Being a flight attendant is not an easy task. Sometimes, people think that for this profession, it’s enough to smile and be good-looking.

But, to become a flight attendant, you need to go through years of training. It is the FA who is primarily responsible for each passenger on board in case of an emergency. People of this profession have often shown courage and strength.

Heinrich Kubis

He was the first flight attendant in the world. Back then, the term " flight attendant" didn't exist and they were called "couriers". Heinrich began his career as a flight attendant in 1912. He worked on the airship LZ 10 Schwaben.

Kubis was on board of the "Hindenburg"  zeppelin during the disaster. When the "Hindenburg" exploded, Kubis had helped passengers jump into a safe place before jumping out of it himself.

Ellen Church

Ellen Church was the first female flight attendant to start her career in the 1930s. She was also a pilot.

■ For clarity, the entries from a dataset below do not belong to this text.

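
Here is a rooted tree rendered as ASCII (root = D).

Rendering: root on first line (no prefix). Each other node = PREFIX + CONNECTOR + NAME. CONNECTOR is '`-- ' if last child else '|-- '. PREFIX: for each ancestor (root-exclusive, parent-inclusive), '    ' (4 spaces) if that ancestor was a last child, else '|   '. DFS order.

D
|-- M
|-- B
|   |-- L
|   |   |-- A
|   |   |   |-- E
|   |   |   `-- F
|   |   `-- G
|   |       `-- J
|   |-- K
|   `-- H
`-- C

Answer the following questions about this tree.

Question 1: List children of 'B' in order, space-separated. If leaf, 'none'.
Node B's children (from adjacency): L, K, H

Answer: L K H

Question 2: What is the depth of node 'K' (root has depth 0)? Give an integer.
Answer: 2

Derivation:
Path from root to K: D -> B -> K
Depth = number of edges = 2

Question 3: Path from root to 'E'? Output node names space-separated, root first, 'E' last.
Walk down from root: D -> B -> L -> A -> E

Answer: D B L A E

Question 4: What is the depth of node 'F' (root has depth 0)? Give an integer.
Answer: 4

Derivation:
Path from root to F: D -> B -> L -> A -> F
Depth = number of edges = 4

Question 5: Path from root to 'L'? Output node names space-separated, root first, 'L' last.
Walk down from root: D -> B -> L

Answer: D B L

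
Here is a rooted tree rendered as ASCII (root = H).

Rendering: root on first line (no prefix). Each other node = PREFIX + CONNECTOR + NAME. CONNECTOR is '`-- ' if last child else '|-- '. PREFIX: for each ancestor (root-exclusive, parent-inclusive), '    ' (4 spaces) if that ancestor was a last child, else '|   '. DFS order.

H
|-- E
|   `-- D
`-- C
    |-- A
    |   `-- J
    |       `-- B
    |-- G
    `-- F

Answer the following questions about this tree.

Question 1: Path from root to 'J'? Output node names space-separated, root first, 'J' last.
Answer: H C A J

Derivation:
Walk down from root: H -> C -> A -> J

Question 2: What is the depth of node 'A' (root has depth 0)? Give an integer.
Answer: 2

Derivation:
Path from root to A: H -> C -> A
Depth = number of edges = 2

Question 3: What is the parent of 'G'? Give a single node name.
Answer: C

Derivation:
Scan adjacency: G appears as child of C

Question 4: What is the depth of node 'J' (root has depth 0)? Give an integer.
Path from root to J: H -> C -> A -> J
Depth = number of edges = 3

Answer: 3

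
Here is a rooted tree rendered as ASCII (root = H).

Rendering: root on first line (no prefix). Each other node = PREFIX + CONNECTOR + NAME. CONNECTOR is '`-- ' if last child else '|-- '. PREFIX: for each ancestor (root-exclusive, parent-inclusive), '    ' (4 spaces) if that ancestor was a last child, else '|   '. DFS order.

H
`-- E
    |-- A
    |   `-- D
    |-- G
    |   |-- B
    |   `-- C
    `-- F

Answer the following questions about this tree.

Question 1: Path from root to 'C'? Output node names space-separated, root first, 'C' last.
Answer: H E G C

Derivation:
Walk down from root: H -> E -> G -> C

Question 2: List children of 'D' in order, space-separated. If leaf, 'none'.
Node D's children (from adjacency): (leaf)

Answer: none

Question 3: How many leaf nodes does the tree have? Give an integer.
Leaves (nodes with no children): B, C, D, F

Answer: 4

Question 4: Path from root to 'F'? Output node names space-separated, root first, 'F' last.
Walk down from root: H -> E -> F

Answer: H E F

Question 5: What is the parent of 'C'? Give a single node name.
Answer: G

Derivation:
Scan adjacency: C appears as child of G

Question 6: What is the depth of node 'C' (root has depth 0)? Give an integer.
Answer: 3

Derivation:
Path from root to C: H -> E -> G -> C
Depth = number of edges = 3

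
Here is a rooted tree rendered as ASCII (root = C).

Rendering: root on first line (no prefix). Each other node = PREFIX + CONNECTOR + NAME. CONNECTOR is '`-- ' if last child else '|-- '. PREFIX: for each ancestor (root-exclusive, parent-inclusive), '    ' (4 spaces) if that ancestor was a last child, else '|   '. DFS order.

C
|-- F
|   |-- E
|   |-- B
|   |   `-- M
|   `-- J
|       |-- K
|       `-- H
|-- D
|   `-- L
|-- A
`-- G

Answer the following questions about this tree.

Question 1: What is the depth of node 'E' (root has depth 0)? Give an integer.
Path from root to E: C -> F -> E
Depth = number of edges = 2

Answer: 2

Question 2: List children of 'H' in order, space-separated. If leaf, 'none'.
Node H's children (from adjacency): (leaf)

Answer: none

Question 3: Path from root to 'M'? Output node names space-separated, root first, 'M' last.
Answer: C F B M

Derivation:
Walk down from root: C -> F -> B -> M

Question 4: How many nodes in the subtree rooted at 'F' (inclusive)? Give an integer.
Subtree rooted at F contains: B, E, F, H, J, K, M
Count = 7

Answer: 7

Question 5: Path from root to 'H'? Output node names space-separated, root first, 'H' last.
Answer: C F J H

Derivation:
Walk down from root: C -> F -> J -> H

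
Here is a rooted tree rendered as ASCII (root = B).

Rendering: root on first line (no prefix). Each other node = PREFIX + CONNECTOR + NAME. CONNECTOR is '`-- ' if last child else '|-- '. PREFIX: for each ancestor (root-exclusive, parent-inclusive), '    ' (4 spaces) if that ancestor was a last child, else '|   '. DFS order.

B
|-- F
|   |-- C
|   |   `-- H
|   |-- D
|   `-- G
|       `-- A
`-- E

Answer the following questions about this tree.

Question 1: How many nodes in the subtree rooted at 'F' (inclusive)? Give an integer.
Subtree rooted at F contains: A, C, D, F, G, H
Count = 6

Answer: 6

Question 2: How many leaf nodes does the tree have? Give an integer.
Leaves (nodes with no children): A, D, E, H

Answer: 4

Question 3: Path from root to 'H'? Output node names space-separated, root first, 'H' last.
Walk down from root: B -> F -> C -> H

Answer: B F C H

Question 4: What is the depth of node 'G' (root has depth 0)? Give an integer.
Answer: 2

Derivation:
Path from root to G: B -> F -> G
Depth = number of edges = 2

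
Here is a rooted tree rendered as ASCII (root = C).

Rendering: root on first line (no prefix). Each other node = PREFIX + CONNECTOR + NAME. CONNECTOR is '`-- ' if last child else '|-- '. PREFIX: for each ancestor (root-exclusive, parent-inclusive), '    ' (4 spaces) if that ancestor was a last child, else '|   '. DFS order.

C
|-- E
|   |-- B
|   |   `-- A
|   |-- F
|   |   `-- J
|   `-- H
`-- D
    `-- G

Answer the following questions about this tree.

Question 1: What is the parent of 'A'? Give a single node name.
Scan adjacency: A appears as child of B

Answer: B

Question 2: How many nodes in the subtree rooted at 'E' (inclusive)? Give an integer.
Subtree rooted at E contains: A, B, E, F, H, J
Count = 6

Answer: 6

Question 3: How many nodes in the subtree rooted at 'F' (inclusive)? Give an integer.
Answer: 2

Derivation:
Subtree rooted at F contains: F, J
Count = 2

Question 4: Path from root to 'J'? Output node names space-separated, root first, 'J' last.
Walk down from root: C -> E -> F -> J

Answer: C E F J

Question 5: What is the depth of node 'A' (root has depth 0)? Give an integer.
Path from root to A: C -> E -> B -> A
Depth = number of edges = 3

Answer: 3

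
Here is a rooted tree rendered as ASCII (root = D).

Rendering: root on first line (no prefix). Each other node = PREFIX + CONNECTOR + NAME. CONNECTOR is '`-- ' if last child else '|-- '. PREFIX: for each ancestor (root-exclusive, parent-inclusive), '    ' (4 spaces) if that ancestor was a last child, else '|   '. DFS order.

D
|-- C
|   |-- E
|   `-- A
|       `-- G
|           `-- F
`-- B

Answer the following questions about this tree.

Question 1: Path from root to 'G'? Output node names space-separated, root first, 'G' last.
Walk down from root: D -> C -> A -> G

Answer: D C A G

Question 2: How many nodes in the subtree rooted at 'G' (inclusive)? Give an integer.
Answer: 2

Derivation:
Subtree rooted at G contains: F, G
Count = 2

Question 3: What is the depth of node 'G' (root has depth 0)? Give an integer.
Answer: 3

Derivation:
Path from root to G: D -> C -> A -> G
Depth = number of edges = 3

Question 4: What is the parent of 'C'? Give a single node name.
Scan adjacency: C appears as child of D

Answer: D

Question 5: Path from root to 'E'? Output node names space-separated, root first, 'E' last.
Answer: D C E

Derivation:
Walk down from root: D -> C -> E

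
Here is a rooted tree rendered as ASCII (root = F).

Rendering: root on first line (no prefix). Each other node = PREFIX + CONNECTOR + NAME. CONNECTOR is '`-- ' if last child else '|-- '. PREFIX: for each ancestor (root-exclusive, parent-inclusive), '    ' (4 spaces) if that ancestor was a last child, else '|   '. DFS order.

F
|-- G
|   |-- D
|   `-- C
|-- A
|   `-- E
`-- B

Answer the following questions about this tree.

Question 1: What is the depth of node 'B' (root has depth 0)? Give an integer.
Path from root to B: F -> B
Depth = number of edges = 1

Answer: 1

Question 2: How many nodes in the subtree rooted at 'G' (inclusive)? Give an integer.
Answer: 3

Derivation:
Subtree rooted at G contains: C, D, G
Count = 3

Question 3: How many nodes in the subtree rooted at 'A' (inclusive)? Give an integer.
Answer: 2

Derivation:
Subtree rooted at A contains: A, E
Count = 2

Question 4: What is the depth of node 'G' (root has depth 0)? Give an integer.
Path from root to G: F -> G
Depth = number of edges = 1

Answer: 1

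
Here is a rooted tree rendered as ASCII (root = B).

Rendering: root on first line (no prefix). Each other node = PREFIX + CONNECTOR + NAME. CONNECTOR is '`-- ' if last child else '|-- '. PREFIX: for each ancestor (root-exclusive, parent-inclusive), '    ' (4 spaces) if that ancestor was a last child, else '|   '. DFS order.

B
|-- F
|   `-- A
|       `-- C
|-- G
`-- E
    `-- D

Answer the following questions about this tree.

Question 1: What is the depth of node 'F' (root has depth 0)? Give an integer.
Path from root to F: B -> F
Depth = number of edges = 1

Answer: 1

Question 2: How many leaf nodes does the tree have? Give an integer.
Answer: 3

Derivation:
Leaves (nodes with no children): C, D, G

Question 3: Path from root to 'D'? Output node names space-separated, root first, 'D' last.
Walk down from root: B -> E -> D

Answer: B E D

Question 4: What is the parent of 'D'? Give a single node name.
Answer: E

Derivation:
Scan adjacency: D appears as child of E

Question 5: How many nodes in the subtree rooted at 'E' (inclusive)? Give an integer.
Answer: 2

Derivation:
Subtree rooted at E contains: D, E
Count = 2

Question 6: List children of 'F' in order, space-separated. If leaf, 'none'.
Node F's children (from adjacency): A

Answer: A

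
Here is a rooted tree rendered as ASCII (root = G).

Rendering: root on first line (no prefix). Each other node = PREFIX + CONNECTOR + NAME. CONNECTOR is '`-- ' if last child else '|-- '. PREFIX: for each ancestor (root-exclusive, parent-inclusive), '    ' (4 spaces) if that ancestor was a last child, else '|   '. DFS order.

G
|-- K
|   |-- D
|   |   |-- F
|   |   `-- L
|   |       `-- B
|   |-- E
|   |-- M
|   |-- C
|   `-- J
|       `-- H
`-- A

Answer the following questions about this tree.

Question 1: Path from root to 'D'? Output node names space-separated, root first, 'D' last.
Walk down from root: G -> K -> D

Answer: G K D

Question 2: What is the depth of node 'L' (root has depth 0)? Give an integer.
Answer: 3

Derivation:
Path from root to L: G -> K -> D -> L
Depth = number of edges = 3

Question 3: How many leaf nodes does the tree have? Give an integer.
Leaves (nodes with no children): A, B, C, E, F, H, M

Answer: 7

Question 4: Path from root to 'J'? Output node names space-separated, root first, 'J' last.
Answer: G K J

Derivation:
Walk down from root: G -> K -> J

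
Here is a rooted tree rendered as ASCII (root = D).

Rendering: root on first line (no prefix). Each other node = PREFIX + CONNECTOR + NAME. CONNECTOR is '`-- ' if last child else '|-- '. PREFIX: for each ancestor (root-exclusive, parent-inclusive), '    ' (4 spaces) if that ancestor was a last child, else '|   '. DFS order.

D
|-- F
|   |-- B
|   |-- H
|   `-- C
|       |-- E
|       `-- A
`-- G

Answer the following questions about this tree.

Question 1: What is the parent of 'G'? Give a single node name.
Scan adjacency: G appears as child of D

Answer: D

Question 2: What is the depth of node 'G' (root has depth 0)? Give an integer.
Answer: 1

Derivation:
Path from root to G: D -> G
Depth = number of edges = 1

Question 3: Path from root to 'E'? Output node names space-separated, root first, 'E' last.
Walk down from root: D -> F -> C -> E

Answer: D F C E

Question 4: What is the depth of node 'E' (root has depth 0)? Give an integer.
Answer: 3

Derivation:
Path from root to E: D -> F -> C -> E
Depth = number of edges = 3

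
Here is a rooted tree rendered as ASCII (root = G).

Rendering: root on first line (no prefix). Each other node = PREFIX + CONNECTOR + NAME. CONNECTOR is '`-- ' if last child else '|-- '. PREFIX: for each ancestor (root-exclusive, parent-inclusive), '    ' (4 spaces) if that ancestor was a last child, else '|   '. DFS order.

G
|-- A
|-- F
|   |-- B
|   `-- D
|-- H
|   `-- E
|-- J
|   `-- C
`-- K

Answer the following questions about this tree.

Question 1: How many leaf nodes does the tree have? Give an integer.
Answer: 6

Derivation:
Leaves (nodes with no children): A, B, C, D, E, K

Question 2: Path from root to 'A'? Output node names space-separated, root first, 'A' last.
Answer: G A

Derivation:
Walk down from root: G -> A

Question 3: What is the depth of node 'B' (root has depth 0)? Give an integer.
Answer: 2

Derivation:
Path from root to B: G -> F -> B
Depth = number of edges = 2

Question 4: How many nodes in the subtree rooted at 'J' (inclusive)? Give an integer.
Subtree rooted at J contains: C, J
Count = 2

Answer: 2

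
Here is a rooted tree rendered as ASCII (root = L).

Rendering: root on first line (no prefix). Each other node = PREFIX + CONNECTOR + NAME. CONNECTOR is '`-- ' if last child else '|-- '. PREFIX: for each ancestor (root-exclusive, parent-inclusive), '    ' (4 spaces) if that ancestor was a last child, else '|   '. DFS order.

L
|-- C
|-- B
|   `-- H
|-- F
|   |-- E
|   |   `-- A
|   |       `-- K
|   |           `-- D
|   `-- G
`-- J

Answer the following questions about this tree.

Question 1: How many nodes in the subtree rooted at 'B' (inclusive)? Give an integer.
Subtree rooted at B contains: B, H
Count = 2

Answer: 2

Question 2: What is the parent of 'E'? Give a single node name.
Scan adjacency: E appears as child of F

Answer: F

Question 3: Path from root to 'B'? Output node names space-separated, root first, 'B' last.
Walk down from root: L -> B

Answer: L B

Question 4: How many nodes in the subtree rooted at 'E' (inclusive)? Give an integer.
Answer: 4

Derivation:
Subtree rooted at E contains: A, D, E, K
Count = 4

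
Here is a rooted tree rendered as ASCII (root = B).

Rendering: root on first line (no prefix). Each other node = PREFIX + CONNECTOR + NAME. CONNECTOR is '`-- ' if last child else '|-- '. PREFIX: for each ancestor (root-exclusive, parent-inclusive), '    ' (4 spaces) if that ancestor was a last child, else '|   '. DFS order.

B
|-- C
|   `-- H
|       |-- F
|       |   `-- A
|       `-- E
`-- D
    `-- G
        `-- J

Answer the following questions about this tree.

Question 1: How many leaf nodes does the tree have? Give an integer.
Leaves (nodes with no children): A, E, J

Answer: 3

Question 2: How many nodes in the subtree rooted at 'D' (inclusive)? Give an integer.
Answer: 3

Derivation:
Subtree rooted at D contains: D, G, J
Count = 3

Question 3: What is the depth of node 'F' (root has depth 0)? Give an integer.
Answer: 3

Derivation:
Path from root to F: B -> C -> H -> F
Depth = number of edges = 3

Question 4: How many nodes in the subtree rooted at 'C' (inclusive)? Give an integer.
Answer: 5

Derivation:
Subtree rooted at C contains: A, C, E, F, H
Count = 5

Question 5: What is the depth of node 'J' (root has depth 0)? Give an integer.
Answer: 3

Derivation:
Path from root to J: B -> D -> G -> J
Depth = number of edges = 3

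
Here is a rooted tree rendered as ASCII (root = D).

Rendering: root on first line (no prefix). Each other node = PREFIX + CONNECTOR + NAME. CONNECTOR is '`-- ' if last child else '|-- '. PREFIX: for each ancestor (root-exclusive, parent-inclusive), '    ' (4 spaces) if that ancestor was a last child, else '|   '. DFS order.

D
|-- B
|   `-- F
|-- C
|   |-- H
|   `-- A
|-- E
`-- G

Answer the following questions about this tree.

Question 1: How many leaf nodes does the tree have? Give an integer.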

Unfortunately, at that time, airlines did not hire women. Getting a woman aboard the plane as an employee was impossible. Ellen resented such a situation. She was a nurse and was able to convince airlines that female nurses were best able to take care of passengers and help them feel safe during the flight. Her idea was a success and thanks to Ellen airlines began to hire women to work as flight attendants.

Vesna Vulović

Vulović was the only one who survived the DC-9 plane crash. A terrorist group planted a bomb on the aircraft.  The plane was crashed into a mountain on the 33,330 ft height.

On that day, all 28 passengers died, but, Vulović survived. She is considered one of the luckiest flight attendants in the world and holds the World Guinness record for the highest fall without a parachute.

Despite the terrible injuries, the woman regained her health and continued to work in aviation, and being an advocate of peace.

Neerja Bhanot

Neerja Bhanot was a senior flight attendant at Pan Am Airlines. On September 5, 1986, Bhanot died at the age of 23 as a result of a plane hijacking. But she became a hero.

As a senior flight attendant, she took responsibility for passengers, protecting them from the terrorists who hijacked the plane. Bhanot opened the door and helped the passengers escape. The terrorists opened fire, Neerja died, protecting three children from bullets.

She was posthumously awarded Ashoka Chakra, India's highest peacetime military decoration awarded for valor, courageous action or self-sacrifice.

Ruth Taylor

Ruth was the first POC flight attendant in the US. She has graduated as a registered nurse from the Bellevue School of Nursing in 1955.

She initially applied to Trans World Airlines (TWA), but her application was rejected. Then she applied to regional operator Mohawk Airlines that was interested in hiring minority flight attendants.

Ruth began working as a flight attendant in December 1957, and was the flight attendant for the Ithaca-New York flight on February 11, 1958, being the first minority person to do so.

Unfortunately, she had to resign in six months due to the then-common marriage ban. She then became a women's rights activist.